Halo, P-assengers! Kembali lagi di artikel kedua yang aku tulis di kepengurusan Radiant. Pada kali ini, aku mendapatkan tema mengenai ‘sejarah dunia’ dan aku memilih untuk membahas mengenai ‘Mesir Kuno’.
Ya, tentu saja Mesir Kuno yang seluas itu nggak bakal aku bahas semua, hehe. Bosen juga mungkin bahas sejarah yang udah lewat dan tersisa cerita-cerita belaka aja. Cuma aku pribadi lumayan melakukan research untuk tugas artikel kali ini dan mencari-cari topik apa yang menarik untuk dibahas. Karena, kebetulan aku dapet topik yang lumayan berat jadi aku juga sekalian ingin menambah pengetahuan.
Jadi, kali ini aku ingin membahas mengenai proses pembuatan mumi di Mesir Kuno. Mungkin kalau di internet lebih sering disebut dengan ‘Mumifikasi’. Yah, mungkin memang rada tidak familiar di telinga, namun sebenarnya, untuk apa sih, mumi itu? Dan apakah semua orang yang mati harus menjadi mumi?
Seperti semua peradaban, orang Mesir kuno memiliki keyakinan agama yang kuat. Mereka percaya bahwa semua orang memiliki ka dan ba. Ka adalah kekuatan hidup. Setiap orang memiliki ka yang sama persis. Sedangkan, Ba itu seperti hati nurani atau kepribadian yang terdiri dari kebaikan dan keburukan yang telah lakukan selama hidup. Kombinasi ba dan ka mirip dengan ide Kristen tentang jiwa.
Orang Mesir kuno percaya bahwa setelah seseorang meninggal, ka akan meninggalkan tubuh dan pergi untuk hidup bersama para dewa dan Ba tetap di dalam tubuh jenazah. Agar ka dapat melakukan ini, dibutuhkan makanan dan minuman. Inilah sebabnya orang Mesir kuno menguburkan orang mati bersama dengan kendi anggur dan mangkuk makanan.

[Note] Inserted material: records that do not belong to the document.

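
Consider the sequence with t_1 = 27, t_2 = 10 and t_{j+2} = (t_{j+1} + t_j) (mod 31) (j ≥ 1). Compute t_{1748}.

Computing terms: t_1 = 27,  t_2 = 10,  t_3 = 6,  t_4 = 16,  t_5 = 22,  t_6 = 7,  t_7 = 29,  t_8 = 5,  t_9 = 3,  t_{10} = 8,  t_{11} = 11,  t_{12} = 19,  t_{13} = 30,  t_{14} = 18,  t_{15} = 17,  t_{16} = 4,  t_{17} = 21,  t_{18} = 25,  t_{19} = 15,  t_{20} = 9,  t_{21} = 24,  t_{22} = 2,  t_{23} = 26,  t_{24} = 28,  t_{25} = 23,  t_{26} = 20,  t_{27} = 12,  t_{28} = 1,  t_{29} = 13,  t_{30} = 14,  t_{31} = 27,  t_{32} = 10.
Since (t_{31}, t_{32}) = (t_1, t_2) = (27, 10) (two consecutive terms determine the rest), the sequence is periodic with period 30.
So t_{1748} = t_{1 + ((1748-1) mod 30)} = t_8 = 5.

5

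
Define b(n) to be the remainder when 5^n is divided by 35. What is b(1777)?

5

We have b(1) = 5,  b(2) = 25,  b(3) = 20,  b(4) = 30,  b(5) = 10,  b(6) = 15,  b(7) = 5.
The sequence repeats with period 6.
So b(1777) = b(1 + ((1777-1) mod 6)) = b(1) = 5.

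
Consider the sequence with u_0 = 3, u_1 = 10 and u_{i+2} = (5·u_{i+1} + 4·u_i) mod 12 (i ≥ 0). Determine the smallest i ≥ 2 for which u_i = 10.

6

We have u_0 = 3; u_1 = 10; u_2 = 2; u_3 = 2; u_4 = 6; u_5 = 2; u_6 = 10; u_7 = 10; u_8 = 6; u_9 = 10; u_{10} = 2.
Since (u_9, u_{10}) = (u_1, u_2) = (10, 2) (two consecutive terms determine the rest), the sequence is eventually periodic: after a pre-period of length 1 it cycles with period 8.
The value 10 first appears (with i ≥ 2) at u_6.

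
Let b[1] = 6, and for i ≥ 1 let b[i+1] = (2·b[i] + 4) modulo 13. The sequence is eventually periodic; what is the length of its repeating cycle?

Listing terms: b[1] = 6; b[2] = 3; b[3] = 10; b[4] = 11; b[5] = 0; b[6] = 4; b[7] = 12; b[8] = 2; b[9] = 8; b[10] = 7; b[11] = 5; b[12] = 1; b[13] = 6.
The sequence repeats with period 12.

12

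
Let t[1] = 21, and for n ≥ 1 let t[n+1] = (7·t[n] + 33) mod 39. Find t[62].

24

t[1] = 21; t[2] = 24; t[3] = 6; t[4] = 36; t[5] = 12; t[6] = 0; t[7] = 33; t[8] = 30; t[9] = 9; t[10] = 18; t[11] = 3; t[12] = 15; t[13] = 21.
The sequence repeats with period 12.
(62 - 1) mod 12 = 1, so t[62] = t[2] = 24.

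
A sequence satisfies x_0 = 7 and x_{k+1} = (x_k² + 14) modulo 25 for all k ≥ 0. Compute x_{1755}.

18

Computing terms: x_0 = 7,  x_1 = 13,  x_2 = 8,  x_3 = 3,  x_4 = 23,  x_5 = 18,  x_6 = 13.
Since x_6 = x_1 = 13, the sequence is eventually periodic: after a pre-period of length 1 it cycles with period 5.
For k ≥ 1, x_k depends only on (k - 1) mod 5. (1755 - 1) mod 5 = 4, so x_{1755} = x_5 = 18.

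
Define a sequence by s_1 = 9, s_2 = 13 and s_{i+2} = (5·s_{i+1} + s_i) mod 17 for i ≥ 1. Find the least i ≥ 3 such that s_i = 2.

10

s_1 = 9; s_2 = 13; s_3 = 6; s_4 = 9; s_5 = 0; s_6 = 9; s_7 = 11; s_8 = 13; s_9 = 8; s_{10} = 2; s_{11} = 1; s_{12} = 7; s_{13} = 2; s_{14} = 0; s_{15} = 2; s_{16} = 10; s_{17} = 1; s_{18} = 15; s_{19} = 8; s_{20} = 4; s_{21} = 11; s_{22} = 8; s_{23} = 0; s_{24} = 8; s_{25} = 6; s_{26} = 4; s_{27} = 9; s_{28} = 15; s_{29} = 16; s_{30} = 10; s_{31} = 15; s_{32} = 0; s_{33} = 15; s_{34} = 7; s_{35} = 16; s_{36} = 2; s_{37} = 9; s_{38} = 13.
The sequence repeats with period 36.
The value 2 first appears (with i ≥ 3) at s_{10}.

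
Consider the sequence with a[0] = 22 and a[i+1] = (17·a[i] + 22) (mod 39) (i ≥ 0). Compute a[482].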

Karena ba beristirahat di dalam tubuh jenazah, tubuh itu sendiri harus diawetkan. Inilah sebabnya mengapa orang Mesir kuno melakukan mumifikasi. Jika tidak ada perlakuan yang dilakukan pada tubuh setelah kematian, maka secara alami akan membusuk.
Mesir merupakan tempat yang kering, dan jarang memperoleh hujan, tanahnya juga amat sangat kering. Jika jenazah dikubur di tanah kering seperti itu, seringkali mayatnya tak membusuk. Bakteri di dalam tanah terlalu sedikit untuk mengurai mayat. Akibatnya, jenazah seringkali mengering dan menjadi mumi.
Mulai sekitar 3500 SM, tepat sebelum Kerajaan Lama dimulai, orang Mesir memanfaatkan proses ini dengan mengeringkan jenazah sendiri. Mereka menyukai gagasan bahwa tubuh mereka akan terjaga selamanya dan mereka meyakini bahwa ini akan berguna di alam maut.
Sebagian besar orang, yang merupakan rakyat miskin, hanya menyelimuti jenazah dengan kain linen dan menguburkannya di tanah yang kering. Sementara orang kaya menggunakan proses mumifikasi yang rumit. Pertama-tama isi perut jenazah dikeluarkan dan ditaruh ke dalam guci kanopi. Kemudian otaknya dikeluarkan lewat hidung menggunakan batang berkait. Organ-organ tersebut dikeluarkan karena merupakan organ basah yang mengandung banyak bakteri sehingga dapat membuat tubuh membusuk. Meskipun demikian, jantung tidak dikeluarkan karena orang Mesir meyakini bahwa jiwa terdapat di jantung, sehingga jantung dibutuhkan di alam maut.
Kemudian, menurut orang Mesir, setelah mati, jiwa seseorang (digambarkan sebagai orang kecil atau jantung) akan ditaruh di satu sisi timbangan, dan di sisi lainnya ditaruh sehelai bulu. Kemudian Dewa Thoth akan memutuskan ke manakah sang arwah harus pergi. Semakin banyak kejahatan yang dilakukan semasa hidup akan menambah berat jiwa. Jika jiwa yang ditimbang ternyata lebih berat daripada bulu, maka sang arwah akan dikirim ke tempat yang mengerikan. Sebaliknya, jika jiwanya lebih ringan daripada bulu, maka arwahnya akan pergi ke tempat yang menyenangkan.